Un post du cabinet Haize Fresko Avocats sur Linked, relayant l’apport de l’arrêt de la cour d’appel d’Orléans du 12 mai 2026 (non-application de la clause de révision des prix en cas de retard imputable au titulaire d’un marché privé) ainsi que la réflexion de François Antoniolli suscitée par ce post nous offrent l’occasion de rappeler ce qu’il en est s’agissant des marchés publics.
La révision s’arrête à l’échéance du délai d’exécution/livraison contractuel
L’article R.2191-27 du code de la commande publique prévoit que “lorsque le marché comporte une clause de variation de prix, la valeur finale des références utilisées pour l’application de cette clause est appréciée au plus tard à la date de réalisation des prestations telle que prévue par le marché, ou à la date de leur réalisation réelle si celle-ci est antérieure“.
Cela signifie que le calcul de la révision des prix (calcul d’un coefficient de révision, ajustement tarifaire…) ne se poursuit pas au-delà de l’échéance du délai d’exécution ou de livraison prévue par le marché (point d’arrêt), c’est-à-dire pendant la période pendant laquelle l’entreprise est en retard.
Cette disposition du code de la commande publique, notamment, suppose ainsi que, lorsque le retard n’est pas imputable à l’entreprise, une nouvelle échéance du délai contractuel soit actée en temps opportun (avenant ou tout autre acte modificatif).

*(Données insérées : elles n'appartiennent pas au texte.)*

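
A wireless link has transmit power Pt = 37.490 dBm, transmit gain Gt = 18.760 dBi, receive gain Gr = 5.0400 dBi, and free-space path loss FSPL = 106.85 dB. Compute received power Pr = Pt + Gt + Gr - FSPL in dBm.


Pr = 37.490 + 18.760 + 5.0400 - 106.85 = -45.56 dBm

-45.56 dBm


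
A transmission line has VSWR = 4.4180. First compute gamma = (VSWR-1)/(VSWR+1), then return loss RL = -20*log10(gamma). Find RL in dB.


gamma = (4.4180 - 1) / (4.4180 + 1) = 0.6308601
RL = -20 * log10(0.6308601) = 4.001 dB

4.001 dB


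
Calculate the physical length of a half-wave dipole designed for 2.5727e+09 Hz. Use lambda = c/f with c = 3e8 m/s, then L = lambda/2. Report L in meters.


lambda = c / f = 3.0000e+08 / 2.5727e+09 = 0.1166090 m
L = lambda / 2 = 0.1166090 / 2 = 0.05830 m

0.05830 m


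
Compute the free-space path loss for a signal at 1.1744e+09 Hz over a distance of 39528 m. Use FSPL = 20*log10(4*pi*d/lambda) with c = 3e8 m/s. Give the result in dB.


lambda = c / f = 3.0000e+08 / 1.1744e+09 = 0.2554496 m
FSPL = 20 * log10(4*pi*39528/0.2554496) = 125.8 dB

125.8 dB


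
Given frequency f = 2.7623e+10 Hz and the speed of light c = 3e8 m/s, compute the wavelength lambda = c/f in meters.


lambda = c / f = 3.0000e+08 / 2.7623e+10 = 0.01086 m

0.01086 m


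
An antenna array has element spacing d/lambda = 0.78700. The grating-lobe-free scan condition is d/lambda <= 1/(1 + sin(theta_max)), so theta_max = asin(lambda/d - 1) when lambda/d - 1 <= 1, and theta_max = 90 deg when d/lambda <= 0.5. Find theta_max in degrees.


lambda/d - 1 = 1/0.78700 - 1 = 0.2706480
theta_max = asin(0.2706480) = 15.70 deg

15.70 deg


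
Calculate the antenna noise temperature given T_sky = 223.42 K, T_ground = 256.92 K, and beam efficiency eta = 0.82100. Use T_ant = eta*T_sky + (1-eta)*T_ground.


T_ant = 0.82100 * 223.42 + (1 - 0.82100) * 256.92 = 229.4 K

229.4 K


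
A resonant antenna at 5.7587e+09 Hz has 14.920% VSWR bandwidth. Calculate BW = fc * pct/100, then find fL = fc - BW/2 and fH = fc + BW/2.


BW = 5.7587e+09 * 14.920/100 = 8.591980e+08 Hz
fL = 5.7587e+09 - 8.591980e+08/2 = 5.329e+09 Hz
fH = 5.7587e+09 + 8.591980e+08/2 = 6.188e+09 Hz

BW=8.592e+08 Hz, fL=5.329e+09 Hz, fH=6.188e+09 Hz


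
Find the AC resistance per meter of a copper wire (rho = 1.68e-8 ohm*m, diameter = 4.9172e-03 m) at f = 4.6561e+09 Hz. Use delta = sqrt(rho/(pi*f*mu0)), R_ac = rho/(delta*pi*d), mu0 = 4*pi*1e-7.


delta = sqrt(1.68e-8 / (pi * 4.6561e+09 * 4*pi*1e-7)) = 9.560126e-07 m
R_ac = 1.68e-8 / (9.560126e-07 * pi * 4.9172e-03) = 1.138 ohm/m

1.138 ohm/m


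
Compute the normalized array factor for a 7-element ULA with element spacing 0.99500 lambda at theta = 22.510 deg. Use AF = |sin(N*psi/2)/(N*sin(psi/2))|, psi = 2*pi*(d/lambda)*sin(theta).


psi = 2*pi*0.99500*sin(22.510 deg) = 2.393457 rad
AF = |sin(7*2.393457/2) / (7*sin(2.393457/2))| = 0.1329

0.1329


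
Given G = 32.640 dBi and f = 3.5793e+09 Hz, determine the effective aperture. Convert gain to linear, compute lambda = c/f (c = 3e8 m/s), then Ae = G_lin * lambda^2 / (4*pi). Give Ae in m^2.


lambda = c / f = 3.0000e+08 / 3.5793e+09 = 0.08381527 m
G_linear = 10^(32.640/10) = 1836.538
Ae = G_linear * lambda^2 / (4*pi) = 1836.538 * 0.08381527^2 / (4*pi) = 1.027 m^2

1.027 m^2


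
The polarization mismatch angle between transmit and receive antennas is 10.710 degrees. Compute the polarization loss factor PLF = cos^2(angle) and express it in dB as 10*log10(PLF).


PLF_linear = cos^2(10.710 deg) = 0.9654642
PLF_dB = 10 * log10(0.9654642) = -0.1526 dB

-0.1526 dB


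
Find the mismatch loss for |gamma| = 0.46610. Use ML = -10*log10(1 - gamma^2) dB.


ML = -10 * log10(1 - 0.46610^2) = -10 * log10(0.78275079) = 1.064 dB

1.064 dB


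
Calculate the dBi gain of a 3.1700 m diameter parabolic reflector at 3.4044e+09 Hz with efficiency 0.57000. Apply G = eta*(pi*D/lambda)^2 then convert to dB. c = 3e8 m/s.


lambda = c / f = 3.0000e+08 / 3.4044e+09 = 0.08812125 m
G_linear = 0.57000 * (pi * 3.1700 / 0.08812125)^2 = 7280.008
G_dBi = 10 * log10(7280.008) = 38.62 dBi

38.62 dBi


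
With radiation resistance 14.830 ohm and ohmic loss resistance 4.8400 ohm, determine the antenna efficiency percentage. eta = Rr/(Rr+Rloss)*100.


eta = 14.830 / (14.830 + 4.8400) * 100 = 75.39%

75.39%


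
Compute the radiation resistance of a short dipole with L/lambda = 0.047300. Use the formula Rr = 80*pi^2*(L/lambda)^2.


Rr = 80 * pi^2 * (0.047300)^2 = 80 * 9.869604 * 2.237290e-03 = 1.766 ohm

1.766 ohm


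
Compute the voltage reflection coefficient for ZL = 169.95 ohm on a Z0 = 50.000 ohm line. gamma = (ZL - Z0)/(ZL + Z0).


gamma = (169.95 - 50.000) / (169.95 + 50.000) = 0.5454

0.5454


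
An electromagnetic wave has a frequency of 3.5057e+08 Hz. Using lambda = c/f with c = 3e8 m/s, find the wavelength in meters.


lambda = c / f = 3.0000e+08 / 3.5057e+08 = 0.8557 m

0.8557 m


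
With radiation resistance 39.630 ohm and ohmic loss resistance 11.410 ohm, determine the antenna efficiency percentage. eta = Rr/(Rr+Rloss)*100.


eta = 39.630 / (39.630 + 11.410) * 100 = 77.64%

77.64%


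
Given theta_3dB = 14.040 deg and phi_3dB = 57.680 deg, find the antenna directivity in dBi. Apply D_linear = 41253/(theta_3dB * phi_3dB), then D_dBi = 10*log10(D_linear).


D_linear = 41253 / (14.040 * 57.680) = 50.94050
D_dBi = 10 * log10(50.94050) = 17.07 dBi

17.07 dBi


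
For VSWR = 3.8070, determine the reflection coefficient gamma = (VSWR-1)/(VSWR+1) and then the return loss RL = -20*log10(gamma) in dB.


gamma = (3.8070 - 1) / (3.8070 + 1) = 0.5839401
RL = -20 * log10(0.5839401) = 4.673 dB

4.673 dB


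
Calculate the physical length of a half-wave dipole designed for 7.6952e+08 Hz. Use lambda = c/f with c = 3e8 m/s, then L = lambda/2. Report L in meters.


lambda = c / f = 3.0000e+08 / 7.6952e+08 = 0.3898534 m
L = lambda / 2 = 0.3898534 / 2 = 0.1949 m

0.1949 m


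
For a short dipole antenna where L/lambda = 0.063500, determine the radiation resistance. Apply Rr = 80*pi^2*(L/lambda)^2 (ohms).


Rr = 80 * pi^2 * (0.063500)^2 = 80 * 9.869604 * 4.032250e-03 = 3.184 ohm

3.184 ohm


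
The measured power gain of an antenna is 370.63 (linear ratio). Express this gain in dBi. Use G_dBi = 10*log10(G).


G_dBi = 10 * log10(370.63) = 25.69 dBi

25.69 dBi


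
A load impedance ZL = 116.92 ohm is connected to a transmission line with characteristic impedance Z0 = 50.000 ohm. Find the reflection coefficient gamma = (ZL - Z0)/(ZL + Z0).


gamma = (116.92 - 50.000) / (116.92 + 50.000) = 0.4009

0.4009


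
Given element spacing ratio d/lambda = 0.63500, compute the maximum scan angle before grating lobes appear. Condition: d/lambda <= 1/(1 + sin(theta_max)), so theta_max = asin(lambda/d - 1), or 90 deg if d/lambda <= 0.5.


lambda/d - 1 = 1/0.63500 - 1 = 0.5748031
theta_max = asin(0.5748031) = 35.09 deg

35.09 deg


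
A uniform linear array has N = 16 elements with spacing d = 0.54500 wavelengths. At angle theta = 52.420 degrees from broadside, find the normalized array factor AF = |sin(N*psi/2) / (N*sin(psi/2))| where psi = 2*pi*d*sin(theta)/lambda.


psi = 2*pi*0.54500*sin(52.420 deg) = 2.713795 rad
AF = |sin(16*2.713795/2) / (16*sin(2.713795/2))| = 0.01772

0.01772


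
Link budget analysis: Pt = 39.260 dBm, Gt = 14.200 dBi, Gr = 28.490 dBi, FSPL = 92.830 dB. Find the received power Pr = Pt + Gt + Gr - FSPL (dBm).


Pr = 39.260 + 14.200 + 28.490 - 92.830 = -10.88 dBm

-10.88 dBm


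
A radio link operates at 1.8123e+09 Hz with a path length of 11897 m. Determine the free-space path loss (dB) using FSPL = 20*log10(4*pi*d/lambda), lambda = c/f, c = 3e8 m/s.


lambda = c / f = 3.0000e+08 / 1.8123e+09 = 0.1655355 m
FSPL = 20 * log10(4*pi*11897/0.1655355) = 119.1 dB

119.1 dB


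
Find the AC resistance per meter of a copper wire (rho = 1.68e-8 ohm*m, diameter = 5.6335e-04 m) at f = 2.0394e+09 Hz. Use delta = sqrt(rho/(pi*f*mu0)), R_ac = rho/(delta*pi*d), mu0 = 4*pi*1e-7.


delta = sqrt(1.68e-8 / (pi * 2.0394e+09 * 4*pi*1e-7)) = 1.444520e-06 m
R_ac = 1.68e-8 / (1.444520e-06 * pi * 5.6335e-04) = 6.571 ohm/m

6.571 ohm/m


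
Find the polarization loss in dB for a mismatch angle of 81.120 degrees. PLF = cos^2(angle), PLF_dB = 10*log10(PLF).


PLF_linear = cos^2(81.120 deg) = 0.02382871
PLF_dB = 10 * log10(0.02382871) = -16.23 dB

-16.23 dB


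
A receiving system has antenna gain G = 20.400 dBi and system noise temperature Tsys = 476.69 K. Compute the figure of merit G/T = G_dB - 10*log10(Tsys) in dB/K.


G/T = 20.400 - 10*log10(476.69) = 20.400 - 26.78236 = -6.382 dB/K

-6.382 dB/K


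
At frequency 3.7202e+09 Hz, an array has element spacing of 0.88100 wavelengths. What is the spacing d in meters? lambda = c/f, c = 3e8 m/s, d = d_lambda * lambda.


lambda = c / f = 3.0000e+08 / 3.7202e+09 = 0.08064083 m
d = 0.88100 * 0.08064083 = 0.07104 m

0.07104 m


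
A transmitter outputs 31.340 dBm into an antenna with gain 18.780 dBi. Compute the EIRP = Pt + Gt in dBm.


EIRP = Pt + Gt = 31.340 + 18.780 = 50.12 dBm

50.12 dBm


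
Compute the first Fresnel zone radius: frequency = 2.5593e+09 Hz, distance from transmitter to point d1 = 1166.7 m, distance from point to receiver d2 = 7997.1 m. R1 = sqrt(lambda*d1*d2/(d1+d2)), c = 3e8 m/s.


lambda = c / f = 3.0000e+08 / 2.5593e+09 = 0.1172196 m
R1 = sqrt(0.1172196 * 1166.7 * 7997.1 / (1166.7 + 7997.1)) = 10.92 m

10.92 m


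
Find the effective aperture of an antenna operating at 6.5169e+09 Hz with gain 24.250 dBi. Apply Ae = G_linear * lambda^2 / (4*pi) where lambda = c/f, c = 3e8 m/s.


lambda = c / f = 3.0000e+08 / 6.5169e+09 = 0.04603416 m
G_linear = 10^(24.250/10) = 266.0725
Ae = G_linear * lambda^2 / (4*pi) = 266.0725 * 0.04603416^2 / (4*pi) = 0.04487 m^2

0.04487 m^2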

Rappelons que, dans la mesure où cette règle est posée par le code de la commande publique (disposition d’ordre public), les clauses du marché ne peuvent pas y déroger, que les documents contractuels soient rédigés par l’acheteur public ou par l’entreprise (CGV), notamment, dans ce dernier cas, pour les achats résultant de l’acceptation de simples devis (estimations inférieures aux seuils de dispense de publicité et de mise en concurrence préalables).
Exemple en cas de calcul de la révision tous les mois (formule) :
– fin du délai contractuel = 31/01/2026
– achèvement des prestations par l’entreprise = 30/04/2026
– les factures des prestations de janvier et de celles exécutées en retard (février, mars, avril) seront révisées en prenant en compte la valeur de l’index au mois de janvier 2026 (au titre de In).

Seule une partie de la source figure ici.